Wind concerns Ontario
Protecting Rural Ontario for Future Generations
No Compromise on Health News release
Toronto, April 27, 2009 –Wind Concerns Ontario is encouraged that the Premier of Ontario has committed to an examination of the health issues involved with industrial wind turbines.
“We’ll take advantage of the very best information that’s out there to make sure that we’re doing something that’s intelligent.”
~Premier Dalton McGuinty The Canadian Press April 24, 2009
The Premier will need to go well beyond speaking only to the manufacturers of these turbines and the Canadian Wind Energy Association lobby in order to rely on the “best information” available. There are and have been better sources of information for several years. Other jurisdictions with far greater experience have implemented stronger regulations that Ontario has so far chosen to ignore. To date the “best” Ontario Health Effects information is the Wind Concerns Ontario survey presented by Dr. Robert McMurtry to the Standing Committee on the Green Energy Act on April 22.

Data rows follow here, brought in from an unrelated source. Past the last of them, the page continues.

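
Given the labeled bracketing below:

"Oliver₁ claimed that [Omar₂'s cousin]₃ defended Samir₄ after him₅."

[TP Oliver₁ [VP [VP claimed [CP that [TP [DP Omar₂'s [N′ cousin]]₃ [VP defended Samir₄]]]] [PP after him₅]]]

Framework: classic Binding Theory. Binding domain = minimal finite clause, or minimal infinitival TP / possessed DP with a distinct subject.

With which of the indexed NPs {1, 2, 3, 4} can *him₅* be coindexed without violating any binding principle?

{2, 3, 4}

*him* is a pronoun, so Principle B applies: it must be free in its binding domain.
Binding domain of *him₅*: the matrix TP, whose subject is Oliver₁.
*Oliver₁* c-commands the pronoun within its binding domain → coindexation would violate Principle B.
*Omar₂* and the pronoun do not c-command one another → neither Principle B nor Principle C is at stake; coindexation permitted.
*[Omar₂'s cousin]₃* and the pronoun do not c-command one another → neither Principle B nor Principle C is at stake; coindexation permitted.
*Samir₄* and the pronoun do not c-command one another → neither Principle B nor Principle C is at stake; coindexation permitted.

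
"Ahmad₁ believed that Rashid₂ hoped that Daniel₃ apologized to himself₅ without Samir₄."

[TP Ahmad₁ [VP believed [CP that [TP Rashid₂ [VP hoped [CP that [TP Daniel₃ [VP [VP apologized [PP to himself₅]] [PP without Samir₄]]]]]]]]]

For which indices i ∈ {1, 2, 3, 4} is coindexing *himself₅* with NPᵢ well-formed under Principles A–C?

*himself* is an anaphor, so Principle A applies: it must be bound in its binding domain.
Binding domain of *himself₅*: the embedded TP, whose subject is Daniel₃.
*Ahmad₁* c-commands the anaphor but is outside its binding domain → cannot satisfy Principle A.
*Rashid₂* c-commands the anaphor but is outside its binding domain → cannot satisfy Principle A.
*Daniel₃* c-commands the anaphor within its binding domain → licit binder.
*Samir₄* does not c-command the anaphor → cannot bind it.

{3}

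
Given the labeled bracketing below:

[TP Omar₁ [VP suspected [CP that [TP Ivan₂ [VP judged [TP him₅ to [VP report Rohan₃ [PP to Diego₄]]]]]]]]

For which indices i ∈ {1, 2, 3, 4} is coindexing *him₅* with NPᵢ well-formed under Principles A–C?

*him* is a pronoun, so Principle B applies: it must be free in its binding domain.
Binding domain of *him₅*: the embedded TP, whose subject is Ivan₂.
*Omar₁* c-commands the pronoun but from outside its binding domain, and is not c-commanded by it → coindexation permitted.
*Ivan₂* c-commands the pronoun within its binding domain → coindexation would violate Principle B.
*Rohan₃*: the pronoun c-commands this R-expression → coindexation would violate Principle C on *Rohan₃*.
*Diego₄*: the pronoun c-commands this R-expression → coindexation would violate Principle C on *Diego₄*.

{1}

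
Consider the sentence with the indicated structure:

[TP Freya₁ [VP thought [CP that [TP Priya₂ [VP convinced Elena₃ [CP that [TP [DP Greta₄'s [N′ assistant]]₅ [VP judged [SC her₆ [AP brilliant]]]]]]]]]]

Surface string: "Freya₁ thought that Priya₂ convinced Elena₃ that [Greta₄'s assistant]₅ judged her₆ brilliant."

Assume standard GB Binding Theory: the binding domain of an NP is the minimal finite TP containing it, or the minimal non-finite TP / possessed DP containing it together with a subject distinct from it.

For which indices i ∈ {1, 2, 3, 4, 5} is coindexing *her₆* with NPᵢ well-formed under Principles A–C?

{1, 2, 3, 4}

*her* is a pronoun, so Principle B applies: it must be free in its binding domain.
Binding domain of *her₆*: the embedded TP, whose subject is [Greta₄'s assistant]₅.
*Freya₁* c-commands the pronoun but from outside its binding domain, and is not c-commanded by it → coindexation permitted.
*Priya₂* c-commands the pronoun but from outside its binding domain, and is not c-commanded by it → coindexation permitted.
*Elena₃* c-commands the pronoun but from outside its binding domain, and is not c-commanded by it → coindexation permitted.
*Greta₄* and the pronoun do not c-command one another → neither Principle B nor Principle C is at stake; coindexation permitted.
*[Greta₄'s assistant]₅* c-commands the pronoun within its binding domain → coindexation would violate Principle B.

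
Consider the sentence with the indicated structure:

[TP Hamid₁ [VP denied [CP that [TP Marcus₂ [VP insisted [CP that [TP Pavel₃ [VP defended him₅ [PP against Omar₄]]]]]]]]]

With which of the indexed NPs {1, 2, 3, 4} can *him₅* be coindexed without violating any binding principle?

{1, 2}

*him* is a pronoun, so Principle B applies: it must be free in its binding domain.
Binding domain of *him₅*: the embedded TP, whose subject is Pavel₃.
*Hamid₁* c-commands the pronoun but from outside its binding domain, and is not c-commanded by it → coindexation permitted.
*Marcus₂* c-commands the pronoun but from outside its binding domain, and is not c-commanded by it → coindexation permitted.
*Pavel₃* c-commands the pronoun within its binding domain → coindexation would violate Principle B.
*Omar₄*: the pronoun c-commands this R-expression → coindexation would violate Principle C on *Omar₄*.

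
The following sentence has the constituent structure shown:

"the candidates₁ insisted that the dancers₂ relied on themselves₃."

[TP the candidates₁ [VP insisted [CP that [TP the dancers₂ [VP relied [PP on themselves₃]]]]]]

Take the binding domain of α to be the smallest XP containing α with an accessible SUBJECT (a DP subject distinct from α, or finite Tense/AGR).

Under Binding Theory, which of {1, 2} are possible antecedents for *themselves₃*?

{2}

*themselves* is an anaphor, so Principle A applies: it must be bound in its binding domain.
Binding domain of *themselves₃*: the embedded TP, whose subject is the dancers₂.
*the candidates₁* c-commands the anaphor but is outside its binding domain → cannot satisfy Principle A.
*the dancers₂* c-commands the anaphor within its binding domain → licit binder.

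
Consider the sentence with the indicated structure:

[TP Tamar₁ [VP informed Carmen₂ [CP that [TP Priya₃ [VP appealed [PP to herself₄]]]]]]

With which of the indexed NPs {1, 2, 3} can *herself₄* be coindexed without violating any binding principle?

{3}

*herself* is an anaphor, so Principle A applies: it must be bound in its binding domain.
Binding domain of *herself₄*: the embedded TP, whose subject is Priya₃.
*Tamar₁* c-commands the anaphor but is outside its binding domain → cannot satisfy Principle A.
*Carmen₂* c-commands the anaphor but is outside its binding domain → cannot satisfy Principle A.
*Priya₃* c-commands the anaphor within its binding domain → licit binder.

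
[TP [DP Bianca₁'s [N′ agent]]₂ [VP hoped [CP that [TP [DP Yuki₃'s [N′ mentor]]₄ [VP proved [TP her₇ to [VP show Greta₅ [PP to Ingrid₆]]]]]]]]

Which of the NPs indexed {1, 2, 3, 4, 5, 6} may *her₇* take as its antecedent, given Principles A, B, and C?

*her* is a pronoun, so Principle B applies: it must be free in its binding domain.
Binding domain of *her₇*: the embedded TP, whose subject is [Yuki₃'s mentor]₄.
*Bianca₁* and the pronoun do not c-command one another → neither Principle B nor Principle C is at stake; coindexation permitted.
*[Bianca₁'s agent]₂* c-commands the pronoun but from outside its binding domain, and is not c-commanded by it → coindexation permitted.
*Yuki₃* and the pronoun do not c-command one another → neither Principle B nor Principle C is at stake; coindexation permitted.
*[Yuki₃'s mentor]₄* c-commands the pronoun within its binding domain → coindexation would violate Principle B.
*Greta₅*: the pronoun c-commands this R-expression → coindexation would violate Principle C on *Greta₅*.
*Ingrid₆*: the pronoun c-commands this R-expression → coindexation would violate Principle C on *Ingrid₆*.

{1, 2, 3}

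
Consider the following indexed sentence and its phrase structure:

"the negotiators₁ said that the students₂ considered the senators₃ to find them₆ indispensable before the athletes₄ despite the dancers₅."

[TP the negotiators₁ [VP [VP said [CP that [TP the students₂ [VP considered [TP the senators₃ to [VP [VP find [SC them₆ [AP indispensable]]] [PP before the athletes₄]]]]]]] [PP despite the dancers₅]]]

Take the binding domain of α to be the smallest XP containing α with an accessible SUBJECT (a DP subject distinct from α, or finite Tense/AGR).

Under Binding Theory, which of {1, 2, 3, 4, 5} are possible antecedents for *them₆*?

*them* is a pronoun, so Principle B applies: it must be free in its binding domain.
Binding domain of *them₆*: the embedded TP, whose subject is the senators₃.
*the negotiators₁* c-commands the pronoun but from outside its binding domain, and is not c-commanded by it → coindexation permitted.
*the students₂* c-commands the pronoun but from outside its binding domain, and is not c-commanded by it → coindexation permitted.
*the senators₃* c-commands the pronoun within its binding domain → coindexation would violate Principle B.
*the athletes₄* and the pronoun do not c-command one another → neither Principle B nor Principle C is at stake; coindexation permitted.
*the dancers₅* and the pronoun do not c-command one another → neither Principle B nor Principle C is at stake; coindexation permitted.

{1, 2, 4, 5}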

Wind Concerns Ontario repeats its demand that Premier McGuinty apply the precautionary principle and conduct a full epidemiological study into health effects of wind turbines before any more industrial wind projects are installed in Ontario closer than 2km to any residence. This is the only way to avoid causing serious harm to those who live beside industrial wind turbines. Medical authorities elsewhere have already recommended precautionary setbacks.
The Government of Ontario must consider these various national standards:
Scotland requires setbacks of at least 2 km from cities, towns and villages.
The United Kingdom’s Noise Association recommends a one-mile (1.6 km) setback.
France will soon add the International Standards Organization’s absolute level of 25 dBA, as measured inside homes in response to the National Academy of Medicine’s earlier recommendation of 1.5 km. setbacks,
Germany specifies maximum noise levels for three different environments or “regions”:
quiet 35dBA (Setbacks in quiet or country locations are typically 1000-1500 meters)
middle, 40 dBA
standard, 45 dBA
Denmark, Holland, and Sweden have a maximum noise level of 40 dBA.
South Australia’s standard is 35dBA or background +5dB
New Zealand is now reviewing its secondary noise limit of 35dBA for evening and nighttime in low background
The Canadian Wind Energy Association recommends noise levels of 40-53 dBA. They state that setbacks are normally 300-600 meters but in some cases “separation distances of less than 250 meters may achieve acceptable sound levels” (CanWea paper, “Addressing Concerns with Sound from Wind Turbines,” January 2009).
Ontario’s Ministry of Environment presently does not specify setback distances. It has established only ‘regulatory guidelines’ that allow wind turbines, depending on the wind speed, to produce from 40 to as high as 51 dBA of noise, measured not at property lines but outside homes.
The present standards for Ontario are not nearly the best but rather nearly the worst.
If the Government of Ontario aspires to be a world leader in wind energy, it should also lead the world in protecting its citizens from harmful side effects of this industry. In addition to setting world-class standards for low noise levels on the dBA scale, Ontario must determine appropriate levels on the dBC scale for low frequency sound, reported increasingly as a health concern.